Shogi (Japanese Chess) is a truly fantastic game, if you consider the abstract board game, cleansed from any cultural excesses (such as kanji pieces). The more games I watch, the more I start to appreciate how much better it is than FIDE Chess. Draws are virtually non-existent, and a game is really never decided before checkmate. I have seen pretty strong engines lose from positions that evaluated as +22 (where Rook = 5, as usual).
It is really a pity that we, Chess-engine authors as a group, do not create more Shogi engines. It is a much more challenging task than creating a Chess engine, as for the latter it is pretty much known how exactly you have to do it, and you just follow the recipe. For Shogi, OTOH, there is still very much to discover and invent.
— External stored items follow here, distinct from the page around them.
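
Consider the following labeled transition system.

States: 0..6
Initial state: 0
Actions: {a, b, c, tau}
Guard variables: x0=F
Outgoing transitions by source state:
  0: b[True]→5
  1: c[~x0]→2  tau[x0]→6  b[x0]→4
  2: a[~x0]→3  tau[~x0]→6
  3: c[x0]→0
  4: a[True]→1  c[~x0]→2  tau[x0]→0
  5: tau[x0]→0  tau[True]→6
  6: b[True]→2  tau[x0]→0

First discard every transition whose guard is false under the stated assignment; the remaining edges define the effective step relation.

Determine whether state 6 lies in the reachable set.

Answer: REACHABLE

Trace:
8 transition(s) survive guard evaluation.
depth 0: {0}
depth 1: {5}  now seen {0,5}
depth 2: {6}  now seen {0,5,6}
depth 3: {2}  now seen {0,2,5,6}
depth 4: {3}  now seen {0,2,3,5,6}
Reach set: {0,2,3,5,6}
Path to 6: b·tau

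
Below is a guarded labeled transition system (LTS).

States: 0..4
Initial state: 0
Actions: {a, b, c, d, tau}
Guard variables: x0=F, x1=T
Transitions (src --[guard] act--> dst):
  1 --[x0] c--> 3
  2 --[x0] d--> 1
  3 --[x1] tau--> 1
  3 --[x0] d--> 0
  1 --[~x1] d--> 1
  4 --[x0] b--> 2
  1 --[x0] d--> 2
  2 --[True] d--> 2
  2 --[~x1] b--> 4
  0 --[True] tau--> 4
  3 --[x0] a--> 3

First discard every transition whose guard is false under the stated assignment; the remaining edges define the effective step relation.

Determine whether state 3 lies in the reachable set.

Answer: UNREACHABLE

Analysis:
After dropping false guards: 3 live edges.
depth 0: {0}
depth 1: {4}  now seen {0,4}
R = {0,4}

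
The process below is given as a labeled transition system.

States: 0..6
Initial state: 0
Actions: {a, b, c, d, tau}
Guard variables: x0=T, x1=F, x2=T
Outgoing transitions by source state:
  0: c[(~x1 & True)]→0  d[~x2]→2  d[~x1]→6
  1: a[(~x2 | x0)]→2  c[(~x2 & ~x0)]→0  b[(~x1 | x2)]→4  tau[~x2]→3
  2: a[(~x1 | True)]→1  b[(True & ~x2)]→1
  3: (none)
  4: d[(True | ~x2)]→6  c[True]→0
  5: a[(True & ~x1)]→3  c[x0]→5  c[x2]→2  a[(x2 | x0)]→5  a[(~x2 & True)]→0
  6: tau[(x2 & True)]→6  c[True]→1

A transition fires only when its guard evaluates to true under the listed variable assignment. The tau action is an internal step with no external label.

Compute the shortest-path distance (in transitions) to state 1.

Breadth-first toward 1:
  L0 = {0}
  L1 = {6}
  L2 = {1}
depth(1)=2, e.g. d·c

Answer: 2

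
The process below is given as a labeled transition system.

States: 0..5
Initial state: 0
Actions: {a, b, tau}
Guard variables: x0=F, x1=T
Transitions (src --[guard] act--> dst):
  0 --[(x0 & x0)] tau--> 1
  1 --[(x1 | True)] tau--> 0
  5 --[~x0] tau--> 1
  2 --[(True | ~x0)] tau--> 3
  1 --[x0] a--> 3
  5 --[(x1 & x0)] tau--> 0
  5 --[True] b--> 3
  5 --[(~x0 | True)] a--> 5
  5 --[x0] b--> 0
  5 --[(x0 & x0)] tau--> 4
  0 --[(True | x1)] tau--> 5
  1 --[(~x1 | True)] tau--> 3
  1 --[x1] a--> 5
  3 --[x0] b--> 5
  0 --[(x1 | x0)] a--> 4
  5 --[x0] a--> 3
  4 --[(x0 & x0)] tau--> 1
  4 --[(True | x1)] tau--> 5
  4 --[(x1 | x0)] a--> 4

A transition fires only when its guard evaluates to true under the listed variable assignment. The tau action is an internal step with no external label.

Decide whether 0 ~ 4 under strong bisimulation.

Answer: BISIMILAR

Analysis:
Compute ~ classes (split until stable):
  P[0] = {{0,1,2,3,4,5}}
  P[1] = {{0,1,4},{2},{3},{5}}
  P[2] = {{0,4},{1},{2},{3},{5}}
5 equivalence class(es) (converged in 3)
0∈{0,4}, 4∈{0,4}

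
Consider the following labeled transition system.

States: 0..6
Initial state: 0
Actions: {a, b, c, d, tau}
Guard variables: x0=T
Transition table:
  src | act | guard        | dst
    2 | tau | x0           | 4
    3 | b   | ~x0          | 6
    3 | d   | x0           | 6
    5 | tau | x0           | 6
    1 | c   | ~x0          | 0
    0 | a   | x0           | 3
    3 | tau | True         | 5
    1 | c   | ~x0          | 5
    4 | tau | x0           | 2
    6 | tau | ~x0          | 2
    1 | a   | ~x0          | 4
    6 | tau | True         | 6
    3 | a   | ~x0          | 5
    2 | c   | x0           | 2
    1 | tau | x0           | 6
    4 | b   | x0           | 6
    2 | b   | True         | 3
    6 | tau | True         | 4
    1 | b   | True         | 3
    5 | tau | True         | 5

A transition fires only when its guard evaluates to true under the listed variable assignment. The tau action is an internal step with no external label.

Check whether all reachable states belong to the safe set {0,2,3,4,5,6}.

Answer: INVARIANT HOLDS

Trace:
Inv-set: {0,2,3,4,5,6}
Reachable = {0,2,3,4,5,6}
  0: ✓
  2: ✓
  3: ✓
  4: ✓
  5: ✓
  6: ✓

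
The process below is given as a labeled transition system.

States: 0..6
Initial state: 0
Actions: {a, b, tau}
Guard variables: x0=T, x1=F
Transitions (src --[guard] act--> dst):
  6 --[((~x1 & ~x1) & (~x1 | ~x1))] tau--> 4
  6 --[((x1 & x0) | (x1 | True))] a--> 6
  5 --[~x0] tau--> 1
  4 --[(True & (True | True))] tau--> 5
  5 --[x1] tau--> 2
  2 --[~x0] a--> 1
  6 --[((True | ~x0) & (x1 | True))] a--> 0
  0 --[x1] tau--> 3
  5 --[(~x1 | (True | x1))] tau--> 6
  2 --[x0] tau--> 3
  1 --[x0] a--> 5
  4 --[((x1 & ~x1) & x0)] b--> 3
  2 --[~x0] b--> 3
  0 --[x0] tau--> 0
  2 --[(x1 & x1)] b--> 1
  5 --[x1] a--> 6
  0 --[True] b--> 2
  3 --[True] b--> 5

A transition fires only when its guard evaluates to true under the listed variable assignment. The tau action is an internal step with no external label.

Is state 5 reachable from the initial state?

10 transition(s) survive guard evaluation.
Layer 0: {0}
Layer 1: {2}  cumulative {0,2}
Layer 2: {3}  cumulative {0,2,3}
Layer 3: {5}  cumulative {0,2,3,5}
Layer 4: {6}  cumulative {0,2,3,5,6}
Layer 5: {4}  cumulative {0,2,3,4,5,6}
R = {0,2,3,4,5,6}
witness 5: b·tau·b

Answer: REACHABLE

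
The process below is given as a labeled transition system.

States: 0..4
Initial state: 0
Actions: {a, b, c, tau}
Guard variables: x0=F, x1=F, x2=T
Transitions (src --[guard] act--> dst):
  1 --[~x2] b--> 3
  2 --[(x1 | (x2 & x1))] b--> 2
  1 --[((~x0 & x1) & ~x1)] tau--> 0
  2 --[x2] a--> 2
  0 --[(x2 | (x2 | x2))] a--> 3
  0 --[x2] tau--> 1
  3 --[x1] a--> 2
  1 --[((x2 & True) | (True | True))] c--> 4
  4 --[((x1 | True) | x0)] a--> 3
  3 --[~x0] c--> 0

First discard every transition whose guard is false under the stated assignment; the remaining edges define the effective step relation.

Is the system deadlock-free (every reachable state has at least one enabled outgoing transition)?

Answer: DEADLOCK-FREE

Trace:
Reachable = {0,1,3,4}
  0: a→3  tau→1  [2 exit(s)]
  1: c→4  [1 exit(s)]
  3: c→0  [1 exit(s)]
  4: a→3  [1 exit(s)]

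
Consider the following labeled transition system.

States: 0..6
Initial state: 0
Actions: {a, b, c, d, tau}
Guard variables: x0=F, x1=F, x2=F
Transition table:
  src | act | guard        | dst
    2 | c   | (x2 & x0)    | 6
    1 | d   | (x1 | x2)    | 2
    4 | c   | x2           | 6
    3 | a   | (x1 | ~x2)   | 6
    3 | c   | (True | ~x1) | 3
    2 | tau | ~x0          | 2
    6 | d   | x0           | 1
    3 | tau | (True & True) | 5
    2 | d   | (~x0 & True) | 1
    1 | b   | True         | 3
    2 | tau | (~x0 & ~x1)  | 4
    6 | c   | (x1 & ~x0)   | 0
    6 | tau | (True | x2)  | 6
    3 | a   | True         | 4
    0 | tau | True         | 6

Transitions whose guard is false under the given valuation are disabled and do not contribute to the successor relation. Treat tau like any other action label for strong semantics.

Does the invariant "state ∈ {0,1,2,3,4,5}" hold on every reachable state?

Answer: INVARIANT VIOLATED at state 6

Analysis:
Safe = {0,1,2,3,4,5}
Reach set: {0,6}
  0: ✓
  6: outside
reach 6 via tau — violates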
It is perfectly possible to write a Shogi engine without ever having played the game. My own Shogi engine, Shokidoki, is virtually without knowledge, but I had its rating determined by playing it on the 'Floodgate' server. This is a server that continuously plays medium-TC (15min sudden-death) comp-comp games, and calculates a rating based on those that should be comparable to human ratings on 'Shogi Club 24'. The rating corresponded to a good 2-Dan ranking on that server. Not bad at all, for a knowledge-poor 1-CPU program. And I haven't even tuned the piece values.
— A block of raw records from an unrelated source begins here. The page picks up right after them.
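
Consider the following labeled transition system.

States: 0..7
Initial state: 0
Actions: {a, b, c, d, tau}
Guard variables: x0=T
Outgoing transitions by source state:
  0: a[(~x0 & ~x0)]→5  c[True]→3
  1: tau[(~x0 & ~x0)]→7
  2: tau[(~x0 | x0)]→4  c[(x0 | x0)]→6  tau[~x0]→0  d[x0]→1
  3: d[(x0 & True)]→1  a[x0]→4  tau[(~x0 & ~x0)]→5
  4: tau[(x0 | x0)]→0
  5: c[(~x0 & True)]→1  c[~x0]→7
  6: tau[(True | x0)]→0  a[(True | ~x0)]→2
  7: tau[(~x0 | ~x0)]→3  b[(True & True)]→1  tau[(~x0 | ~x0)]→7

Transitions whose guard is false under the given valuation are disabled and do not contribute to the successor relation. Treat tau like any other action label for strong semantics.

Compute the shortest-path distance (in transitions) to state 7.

Answer: UNREACHABLE

Working:
Layered search for 7:
  L0 = {0}
  L1 = {3}
  L2 = {1,4}
7 never appears.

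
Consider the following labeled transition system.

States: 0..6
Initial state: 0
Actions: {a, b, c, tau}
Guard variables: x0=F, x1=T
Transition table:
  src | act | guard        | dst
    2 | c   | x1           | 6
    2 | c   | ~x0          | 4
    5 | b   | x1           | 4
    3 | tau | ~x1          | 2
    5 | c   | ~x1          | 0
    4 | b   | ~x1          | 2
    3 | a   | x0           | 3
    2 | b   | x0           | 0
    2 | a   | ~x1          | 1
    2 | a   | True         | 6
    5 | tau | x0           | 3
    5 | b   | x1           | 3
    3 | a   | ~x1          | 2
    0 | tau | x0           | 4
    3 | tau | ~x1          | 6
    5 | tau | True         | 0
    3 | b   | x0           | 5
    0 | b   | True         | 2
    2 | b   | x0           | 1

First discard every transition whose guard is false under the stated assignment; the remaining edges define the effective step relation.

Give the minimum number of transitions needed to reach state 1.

Answer: UNREACHABLE

Analysis:
BFS to 1:
  Layer 0: {0}
  Layer 1: {2}
  Layer 2: {4,6}
1 never appears.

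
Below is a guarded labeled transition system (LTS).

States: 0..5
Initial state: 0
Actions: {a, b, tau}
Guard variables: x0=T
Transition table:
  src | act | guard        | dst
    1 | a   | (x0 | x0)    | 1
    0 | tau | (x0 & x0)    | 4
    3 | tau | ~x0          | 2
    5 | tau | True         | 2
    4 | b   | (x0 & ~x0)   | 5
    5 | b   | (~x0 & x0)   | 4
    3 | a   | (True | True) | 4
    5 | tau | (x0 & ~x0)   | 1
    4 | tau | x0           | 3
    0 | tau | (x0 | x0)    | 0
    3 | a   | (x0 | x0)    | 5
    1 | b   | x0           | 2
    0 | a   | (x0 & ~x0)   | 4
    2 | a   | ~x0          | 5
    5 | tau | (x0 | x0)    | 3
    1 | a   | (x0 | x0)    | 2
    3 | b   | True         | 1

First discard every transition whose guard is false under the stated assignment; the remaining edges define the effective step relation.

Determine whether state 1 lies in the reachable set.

11 transition(s) survive guard evaluation.
depth 0: {0}
depth 1: {4}  now seen {0,4}
depth 2: {3}  now seen {0,3,4}
depth 3: {1,5}  now seen {0,1,3,4,5}
depth 4: {2}  now seen {0,1,2,3,4,5}
R = {0,1,2,3,4,5}
trace reaching 1: tau·tau·b

Answer: REACHABLE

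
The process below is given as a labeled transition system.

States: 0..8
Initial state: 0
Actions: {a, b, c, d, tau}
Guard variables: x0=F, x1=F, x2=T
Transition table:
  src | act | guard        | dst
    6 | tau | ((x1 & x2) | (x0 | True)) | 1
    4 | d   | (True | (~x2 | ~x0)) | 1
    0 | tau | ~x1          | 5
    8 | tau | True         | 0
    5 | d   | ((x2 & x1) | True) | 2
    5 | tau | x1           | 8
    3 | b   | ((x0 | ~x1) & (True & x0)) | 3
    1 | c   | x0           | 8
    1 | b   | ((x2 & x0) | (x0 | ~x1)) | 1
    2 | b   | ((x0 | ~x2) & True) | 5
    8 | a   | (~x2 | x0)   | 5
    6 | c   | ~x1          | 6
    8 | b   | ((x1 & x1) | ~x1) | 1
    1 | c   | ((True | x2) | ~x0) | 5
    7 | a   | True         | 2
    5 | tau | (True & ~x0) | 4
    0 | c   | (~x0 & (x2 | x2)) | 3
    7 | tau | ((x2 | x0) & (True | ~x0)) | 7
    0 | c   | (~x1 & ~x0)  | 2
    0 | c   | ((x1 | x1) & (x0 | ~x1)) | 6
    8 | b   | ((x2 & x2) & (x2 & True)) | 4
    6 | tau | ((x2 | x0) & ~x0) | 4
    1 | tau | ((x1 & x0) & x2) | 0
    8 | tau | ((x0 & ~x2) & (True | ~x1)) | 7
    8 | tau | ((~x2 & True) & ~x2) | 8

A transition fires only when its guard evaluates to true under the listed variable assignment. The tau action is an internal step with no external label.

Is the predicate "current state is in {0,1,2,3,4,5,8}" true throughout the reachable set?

Answer: INVARIANT HOLDS

Working:
Allowed set {0,1,2,3,4,5,8}
Reachable = {0,1,2,3,4,5}
  0: ok
  1: ok
  2: ok
  3: ok
  4: ok
  5: ok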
Millions of people play Shogi, and the yearly computer-Shogi World Championship has many times more participants that any computer-Chess tournament.
As WinBoard supports Shogi, the usual tools are available for developing an engine. You can play fast games, a fair amount of opponent engines are available for setting up a gauntlet (including many strong ones that can be brought into the required rating range by time odds, saving extra CPU time).
So people, please consider Shogi. Otherwise you don't know what you are missing!